Encore du progrès à faire
De plus, alors que tout le campus s’enorgueillit d’être tolérant et des espaces sécuritaires (safe space), la santé mentale est un sujet très peu abordé alors qu’il touche autant de gens que le reste des services dont on fait la promotion. Pourquoi est-ce que la formation pour être leader de semaine d’orientation comprend une formation par rapport aux divers enjeux de la sexualité mais rien sur les difficultés mentales ? Il faut admettre que c’est un sujet réel, bien que sensible, et permettre aux étudiants d’en parler.
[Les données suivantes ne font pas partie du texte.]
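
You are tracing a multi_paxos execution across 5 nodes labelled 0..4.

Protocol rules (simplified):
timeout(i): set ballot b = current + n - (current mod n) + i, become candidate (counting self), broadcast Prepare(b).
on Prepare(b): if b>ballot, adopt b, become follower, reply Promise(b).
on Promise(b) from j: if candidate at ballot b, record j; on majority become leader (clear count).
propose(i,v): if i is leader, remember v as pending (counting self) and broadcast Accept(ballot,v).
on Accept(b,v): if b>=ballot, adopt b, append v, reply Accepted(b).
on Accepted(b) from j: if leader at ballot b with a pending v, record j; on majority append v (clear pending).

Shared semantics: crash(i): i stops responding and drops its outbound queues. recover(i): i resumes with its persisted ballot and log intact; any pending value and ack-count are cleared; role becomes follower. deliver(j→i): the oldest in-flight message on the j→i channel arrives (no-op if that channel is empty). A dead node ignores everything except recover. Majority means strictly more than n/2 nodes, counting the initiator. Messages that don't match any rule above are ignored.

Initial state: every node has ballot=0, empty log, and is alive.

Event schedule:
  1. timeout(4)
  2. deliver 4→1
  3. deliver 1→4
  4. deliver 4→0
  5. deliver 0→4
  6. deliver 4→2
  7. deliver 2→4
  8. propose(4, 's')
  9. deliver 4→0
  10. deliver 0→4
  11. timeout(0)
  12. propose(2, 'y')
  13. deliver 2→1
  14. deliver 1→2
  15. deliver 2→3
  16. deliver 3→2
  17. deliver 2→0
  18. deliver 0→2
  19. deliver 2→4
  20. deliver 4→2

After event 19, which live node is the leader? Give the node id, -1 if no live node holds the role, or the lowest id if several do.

step 1 timeout(4): 4={cand,b=9,log=-}
step 2 deliver 4→1: 1={foll,b=9,log=-}
step 3 deliver 1→4: —
step 4 deliver 4→0: 0={foll,b=9,log=-}
step 5 deliver 0→4: 4={lead,b=9,log=-}
step 6 deliver 4→2: 2={foll,b=9,log=-}
step 7 deliver 2→4: —
step 8 propose(4,'s'): —
step 9 deliver 4→0: 0={foll,b=9,log=s}
step 10 deliver 0→4: —
step 11 timeout(0): 0={cand,b=10,log=s}
step 12 propose(2,'y'): —
step 13 deliver 2→1: —
step 14 deliver 1→2: —
step 15 deliver 2→3: —
step 16 deliver 3→2: —
step 17 deliver 2→0: —
step 18 deliver 0→2: 2={foll,b=10,log=-}
step 19 deliver 2→4: —

4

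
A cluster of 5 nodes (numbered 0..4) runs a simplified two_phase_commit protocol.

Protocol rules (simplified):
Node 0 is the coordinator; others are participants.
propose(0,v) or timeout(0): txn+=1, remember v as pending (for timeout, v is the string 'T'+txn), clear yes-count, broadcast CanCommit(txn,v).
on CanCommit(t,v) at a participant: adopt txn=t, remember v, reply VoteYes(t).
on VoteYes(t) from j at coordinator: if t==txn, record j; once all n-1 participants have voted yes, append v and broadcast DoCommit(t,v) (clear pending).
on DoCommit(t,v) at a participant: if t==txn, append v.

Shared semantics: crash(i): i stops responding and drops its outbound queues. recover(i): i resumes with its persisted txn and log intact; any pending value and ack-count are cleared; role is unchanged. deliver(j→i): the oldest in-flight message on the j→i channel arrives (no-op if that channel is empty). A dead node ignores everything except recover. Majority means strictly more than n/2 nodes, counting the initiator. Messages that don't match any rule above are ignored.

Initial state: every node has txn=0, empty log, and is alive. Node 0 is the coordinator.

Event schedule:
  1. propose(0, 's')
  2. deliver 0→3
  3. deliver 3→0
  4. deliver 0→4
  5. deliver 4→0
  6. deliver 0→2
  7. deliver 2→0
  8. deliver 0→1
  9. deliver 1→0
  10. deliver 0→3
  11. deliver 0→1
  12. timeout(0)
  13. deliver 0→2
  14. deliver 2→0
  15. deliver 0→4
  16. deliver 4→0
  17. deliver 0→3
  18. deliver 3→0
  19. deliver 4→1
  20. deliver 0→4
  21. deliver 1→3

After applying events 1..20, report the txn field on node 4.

e1 propose(0,'s'): 0[coor,t=1,-]
e2 deliver 0→3: 3[part,t=1,-]
e3 deliver 3→0: ·
e4 deliver 0→4: 4[part,t=1,-]
e5 deliver 4→0: ·
e6 deliver 0→2: 2[part,t=1,-]
e7 deliver 2→0: ·
e8 deliver 0→1: 1[part,t=1,-]
e9 deliver 1→0: 0[coor,t=1,s]
e10 deliver 0→3: 3[part,t=1,s]
e11 deliver 0→1: 1[part,t=1,s]
e12 timeout(0): 0[coor,t=2,s]
e13 deliver 0→2: 2[part,t=1,s]
e14 deliver 2→0: ·
e15 deliver 0→4: 4[part,t=1,s]
e16 deliver 4→0: ·
e17 deliver 0→3: 3[part,t=2,s]
e18 deliver 3→0: ·
e19 deliver 4→1: ·
e20 deliver 0→4: 4[part,t=2,s]

2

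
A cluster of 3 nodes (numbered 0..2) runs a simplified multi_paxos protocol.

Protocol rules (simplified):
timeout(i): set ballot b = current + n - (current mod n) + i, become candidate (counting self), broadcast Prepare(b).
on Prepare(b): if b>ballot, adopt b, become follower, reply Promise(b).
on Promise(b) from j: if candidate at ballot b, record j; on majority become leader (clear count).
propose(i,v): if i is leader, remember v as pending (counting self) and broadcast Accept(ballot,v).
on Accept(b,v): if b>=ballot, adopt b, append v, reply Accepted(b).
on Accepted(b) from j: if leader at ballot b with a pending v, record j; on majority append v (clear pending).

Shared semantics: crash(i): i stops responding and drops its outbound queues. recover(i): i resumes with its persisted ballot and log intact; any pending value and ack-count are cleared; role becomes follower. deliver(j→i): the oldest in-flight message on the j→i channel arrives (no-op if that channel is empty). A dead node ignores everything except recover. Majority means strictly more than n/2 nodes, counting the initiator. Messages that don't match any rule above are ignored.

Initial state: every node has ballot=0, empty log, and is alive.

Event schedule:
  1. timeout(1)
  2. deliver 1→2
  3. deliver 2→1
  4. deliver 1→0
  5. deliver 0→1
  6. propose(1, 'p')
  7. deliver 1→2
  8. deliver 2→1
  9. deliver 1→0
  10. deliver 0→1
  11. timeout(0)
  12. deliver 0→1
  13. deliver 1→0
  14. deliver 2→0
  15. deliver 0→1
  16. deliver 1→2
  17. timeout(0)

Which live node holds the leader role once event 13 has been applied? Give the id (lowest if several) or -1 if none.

0

1. timeout(1):  <1:cand b4 ->
2. deliver 1→2:  <2:foll b4 ->
3. deliver 2→1:  <1:lead b4 ->
4. deliver 1→0:  <0:foll b4 ->
5. deliver 0→1:  nop
6. propose(1,'p'):  nop
7. deliver 1→2:  <2:foll b4 p>
8. deliver 2→1:  <1:lead b4 p>
9. deliver 1→0:  <0:foll b4 p>
10. deliver 0→1:  nop
11. timeout(0):  <0:cand b6 p>
12. deliver 0→1:  <1:foll b6 p>
13. deliver 1→0:  <0:lead b6 p>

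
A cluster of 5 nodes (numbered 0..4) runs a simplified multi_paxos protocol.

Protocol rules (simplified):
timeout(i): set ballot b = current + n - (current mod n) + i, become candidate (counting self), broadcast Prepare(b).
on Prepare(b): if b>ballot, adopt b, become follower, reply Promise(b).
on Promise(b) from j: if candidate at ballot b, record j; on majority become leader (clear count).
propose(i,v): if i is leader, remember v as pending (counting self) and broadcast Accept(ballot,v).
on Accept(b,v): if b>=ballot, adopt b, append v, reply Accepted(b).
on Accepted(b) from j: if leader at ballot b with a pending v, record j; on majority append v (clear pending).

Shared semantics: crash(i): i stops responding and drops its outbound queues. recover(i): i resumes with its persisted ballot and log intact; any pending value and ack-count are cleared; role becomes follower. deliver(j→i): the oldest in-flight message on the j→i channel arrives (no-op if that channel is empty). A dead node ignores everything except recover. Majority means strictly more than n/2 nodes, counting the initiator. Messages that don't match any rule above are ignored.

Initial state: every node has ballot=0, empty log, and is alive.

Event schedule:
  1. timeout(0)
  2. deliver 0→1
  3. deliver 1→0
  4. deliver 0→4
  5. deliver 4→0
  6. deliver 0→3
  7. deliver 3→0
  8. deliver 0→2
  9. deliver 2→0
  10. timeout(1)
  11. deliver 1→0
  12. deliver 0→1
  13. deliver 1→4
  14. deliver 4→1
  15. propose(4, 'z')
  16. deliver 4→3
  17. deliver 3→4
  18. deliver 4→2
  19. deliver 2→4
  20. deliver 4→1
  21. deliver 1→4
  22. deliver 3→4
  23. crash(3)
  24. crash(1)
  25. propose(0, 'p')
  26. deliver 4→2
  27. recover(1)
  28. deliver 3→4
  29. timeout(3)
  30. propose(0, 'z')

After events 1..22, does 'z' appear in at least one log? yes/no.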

Assumer que l’on peut avoir des faiblesses, que l’on n’est pas invincible ne devrait pas être un tel obstacle.
Ailleurs
Le MMHS de McGill et les services psychiatriques de l’université de Toronto sont les seuls qui proposent des suivis complets des étudiants. Concordia, par exemple, inclut la santé mentale dans son système de santé générale. Ils réfèrent exclusivement les patients vers des organismes extérieurs.
McGill est l’une des seules universités à ne pas avoir un nombre maximal de sessions auxquelles chacun peut assister, et à proposer une consultation psychiatrique sans référence précédente. Cependant, Charles* nous dit que même dans ces conditions « on a plus que jamais l’impression d’être un numéro qui commence par 260 ».
La santé mentale est traitée à McGill dans des meilleures conditions relativement au reste du milieu universitaire au pays. Cependant, ce qui manque, c’est une prise de conscience de la part des étudiants et d’un diagnostic rapide et concluant.